La double nature de monnaie américaine (domestique et internationale) a déséquilibré la balance du commerce extérieur américain, car le pays devait être outrageusement importateur afin d’exporter en contrepartie les dollars nécessaires aux échanges internationaux. Cela avait même fait dire à John Connally, secrétaire du Trésor américain, en s’adressant aux puissances étrangères : « le dollar est notre monnaie et votre problème ».
MAASTRICHT : naissance de l’euro et fantasme de l’État fédéral européen
Et l’euro, dans tout ça, me direz-vous ? – J’y arrive. Après l’échec du dollar AMGOT de 1944 [1], la tentation a toujours été forte d’établir une monnaie européenne avec une banque centrale indépendante sur le modèle de la FED ou de la BoE. Après le SME qui préfigurait cette monnaie, le projet « euro » pris corps avec le referendum de Maastricht en 1992. Conscients de la disparité économique des futurs pays utilisateurs, des critères dits « de convergence » devaient permettre d’assurer une transition en douceur avec les monnaies nationales.
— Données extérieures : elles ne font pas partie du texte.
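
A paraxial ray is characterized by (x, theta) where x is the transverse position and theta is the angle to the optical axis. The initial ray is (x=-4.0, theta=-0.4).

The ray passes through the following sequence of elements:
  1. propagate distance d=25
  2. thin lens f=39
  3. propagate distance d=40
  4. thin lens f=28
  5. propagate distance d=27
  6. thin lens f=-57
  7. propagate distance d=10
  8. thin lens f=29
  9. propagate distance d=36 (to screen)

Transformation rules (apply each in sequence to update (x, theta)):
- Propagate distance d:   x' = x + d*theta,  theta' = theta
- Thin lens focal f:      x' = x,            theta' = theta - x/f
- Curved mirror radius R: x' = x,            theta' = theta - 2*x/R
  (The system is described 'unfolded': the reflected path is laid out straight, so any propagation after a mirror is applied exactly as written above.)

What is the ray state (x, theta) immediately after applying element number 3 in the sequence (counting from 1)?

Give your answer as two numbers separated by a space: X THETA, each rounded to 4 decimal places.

Initial: x=-4.0000 theta=-0.4000
After 1 (propagate distance d=25): x=-14.0000 theta=-0.4000
After 2 (thin lens f=39): x=-14.0000 theta=-8/195 (≈-0.0410)
After 3 (propagate distance d=40): x=-610/39 (≈-15.6410) theta=-8/195 (≈-0.0410)
Rounded to 4 decimal places: x = -15.6410, theta = -0.0410

Answer: -15.6410 -0.0410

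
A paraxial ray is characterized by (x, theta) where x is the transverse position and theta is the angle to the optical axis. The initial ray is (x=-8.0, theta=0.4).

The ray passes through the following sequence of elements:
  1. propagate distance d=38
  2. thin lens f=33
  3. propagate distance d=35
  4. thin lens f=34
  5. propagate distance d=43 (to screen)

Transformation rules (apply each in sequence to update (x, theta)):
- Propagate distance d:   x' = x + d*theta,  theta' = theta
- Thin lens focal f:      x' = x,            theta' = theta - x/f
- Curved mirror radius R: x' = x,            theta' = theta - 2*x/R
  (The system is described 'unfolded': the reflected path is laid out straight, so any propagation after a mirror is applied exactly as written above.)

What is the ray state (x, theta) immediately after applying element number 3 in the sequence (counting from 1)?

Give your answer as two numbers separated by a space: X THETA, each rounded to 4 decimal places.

Answer: 13.5636 0.1818

Derivation:
Initial: x=-8.0000 theta=0.4000
After 1 (propagate distance d=38): x=7.2000 theta=0.4000
After 2 (thin lens f=33): x=7.2000 theta=2/11 (≈0.1818)
After 3 (propagate distance d=35): x=746/55 (≈13.5636) theta=2/11 (≈0.1818)
Rounded to 4 decimal places: x = 13.5636, theta = 0.1818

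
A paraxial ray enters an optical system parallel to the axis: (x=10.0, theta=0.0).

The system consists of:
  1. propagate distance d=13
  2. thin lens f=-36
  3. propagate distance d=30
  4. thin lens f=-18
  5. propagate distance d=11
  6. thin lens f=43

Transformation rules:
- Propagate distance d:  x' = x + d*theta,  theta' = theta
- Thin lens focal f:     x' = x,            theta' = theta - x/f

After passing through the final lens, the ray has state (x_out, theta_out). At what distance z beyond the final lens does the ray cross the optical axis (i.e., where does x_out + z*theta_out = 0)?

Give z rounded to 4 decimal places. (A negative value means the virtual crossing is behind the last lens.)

Initial: x=10.0000 theta=0.0000
After 1 (propagate distance d=13): x=10.0000 theta=0.0000
After 2 (thin lens f=-36): x=10.0000 theta=5/18 (≈0.2778)
After 3 (propagate distance d=30): x=55/3 (≈18.3333) theta=5/18 (≈0.2778)
After 4 (thin lens f=-18): x=55/3 (≈18.3333) theta=35/27 (≈1.2963)
After 5 (propagate distance d=11): x=880/27 (≈32.5926) theta=35/27 (≈1.2963)
After 6 (thin lens f=43): x=880/27 (≈32.5926) theta=625/1161 (≈0.5383)
z_focus = -x_out/theta_out = -(880/27)/(625/1161) = -60.5440
Rounded to 4 decimal places: z = -60.5440

Answer: -60.5440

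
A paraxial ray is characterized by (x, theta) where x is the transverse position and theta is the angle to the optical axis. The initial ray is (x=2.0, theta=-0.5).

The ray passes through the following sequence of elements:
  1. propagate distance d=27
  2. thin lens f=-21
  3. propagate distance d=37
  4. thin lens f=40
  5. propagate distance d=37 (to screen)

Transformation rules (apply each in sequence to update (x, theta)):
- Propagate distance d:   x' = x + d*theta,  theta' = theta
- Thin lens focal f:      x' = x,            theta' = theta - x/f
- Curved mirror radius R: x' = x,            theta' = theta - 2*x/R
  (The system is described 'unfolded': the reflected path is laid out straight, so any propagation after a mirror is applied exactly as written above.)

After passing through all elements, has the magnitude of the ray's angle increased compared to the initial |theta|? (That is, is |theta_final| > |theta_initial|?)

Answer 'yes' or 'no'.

Initial: x=2.0000 theta=-0.5000
After 1 (propagate distance d=27): x=-11.5000 theta=-0.5000
After 2 (thin lens f=-21): x=-11.5000 theta=-22/21 (≈-1.0476)
After 3 (propagate distance d=37): x=-2111/42 (≈-50.2619) theta=-22/21 (≈-1.0476)
After 4 (thin lens f=40): x=-2111/42 (≈-50.2619) theta=117/560 (≈0.2089)
After 5 (propagate distance d=37 (to screen)): x=-71453/1680 (≈-42.5315) theta=117/560 (≈0.2089)
|theta_initial|=0.5000 |theta_final|=117/560 (≈0.2089) -> not increased

Answer: no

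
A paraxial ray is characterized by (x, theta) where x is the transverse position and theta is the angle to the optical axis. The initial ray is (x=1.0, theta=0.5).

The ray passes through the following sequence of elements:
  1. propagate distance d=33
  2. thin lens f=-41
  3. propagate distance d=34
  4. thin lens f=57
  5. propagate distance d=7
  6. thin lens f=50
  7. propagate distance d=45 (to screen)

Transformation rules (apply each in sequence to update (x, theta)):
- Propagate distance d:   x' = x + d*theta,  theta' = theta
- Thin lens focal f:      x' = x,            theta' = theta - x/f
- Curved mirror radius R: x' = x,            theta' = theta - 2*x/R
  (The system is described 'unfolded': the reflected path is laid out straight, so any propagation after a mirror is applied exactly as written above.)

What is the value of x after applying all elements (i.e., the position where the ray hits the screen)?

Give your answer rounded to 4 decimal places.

Initial: x=1.0000 theta=0.5000
After 1 (propagate distance d=33): x=17.5000 theta=0.5000
After 2 (thin lens f=-41): x=17.5000 theta=38/41 (≈0.9268)
After 3 (propagate distance d=34): x=4019/82 (≈49.0122) theta=38/41 (≈0.9268)
After 4 (thin lens f=57): x=4019/82 (≈49.0122) theta=313/4674 (≈0.0670)
After 5 (propagate distance d=7): x=115637/2337 (≈49.4810) theta=313/4674 (≈0.0670)
After 6 (thin lens f=50): x=115637/2337 (≈49.4810) theta=-53906/58425 (≈-0.9227)
After 7 (propagate distance d=45 (to screen)): x=93031/11685 (≈7.9616) theta=-53906/58425 (≈-0.9227)
Rounded to 4 decimal places: x = 7.9616

Answer: 7.9616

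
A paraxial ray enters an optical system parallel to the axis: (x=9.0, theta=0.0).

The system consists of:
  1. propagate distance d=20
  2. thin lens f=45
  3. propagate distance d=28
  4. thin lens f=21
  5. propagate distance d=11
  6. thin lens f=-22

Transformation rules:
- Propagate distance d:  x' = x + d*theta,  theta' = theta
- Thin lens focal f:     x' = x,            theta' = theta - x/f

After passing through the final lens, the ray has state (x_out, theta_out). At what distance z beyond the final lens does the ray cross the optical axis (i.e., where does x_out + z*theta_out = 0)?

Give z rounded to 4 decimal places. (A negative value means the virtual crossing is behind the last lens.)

Answer: -1.4961

Derivation:
Initial: x=9.0000 theta=0.0000
After 1 (propagate distance d=20): x=9.0000 theta=0.0000
After 2 (thin lens f=45): x=9.0000 theta=-0.2000
After 3 (propagate distance d=28): x=3.4000 theta=-0.2000
After 4 (thin lens f=21): x=3.4000 theta=-38/105 (≈-0.3619)
After 5 (propagate distance d=11): x=-61/105 (≈-0.5810) theta=-38/105 (≈-0.3619)
After 6 (thin lens f=-22): x=-61/105 (≈-0.5810) theta=-299/770 (≈-0.3883)
z_focus = -x_out/theta_out = -(-61/105)/(-299/770) = -1342/897 ≈ -1.4961
Rounded to 4 decimal places: z = -1.4961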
Issus de négociations souvent difficiles, les critères retenus laissaient cependant une porte largement ouverte aux impétrants quels qu’ils soient.
Le véritable objectif était d’établir un État fédéral, projet envers lequel les peuples se montraient plutôt réticents. Les promoteurs de la monnaie unique étaient persuadés qu’au bout de quelques années, les peuples accepteraient cet État fédéral et que les problèmes d’interface se trouveraient réglés. Cette politique du plan incliné, chère aux organisations fabiennes, fit long feu. Après les premières années, plutôt euphoriques, où les pays les plus faibles économiquement découvrirent les emprunts faciles à faible taux, leurs dettes publiques commencèrent à dépasser les seuils d’alerte. Comme les ratios des dettes publiques s’expriment par rapport au PIB, il leur fallait maintenir un taux de croissance record pour confiner leurs dettes. Cette croissance ne pouvait résulter que du développement du marché intérieur comme extérieur de ces pays.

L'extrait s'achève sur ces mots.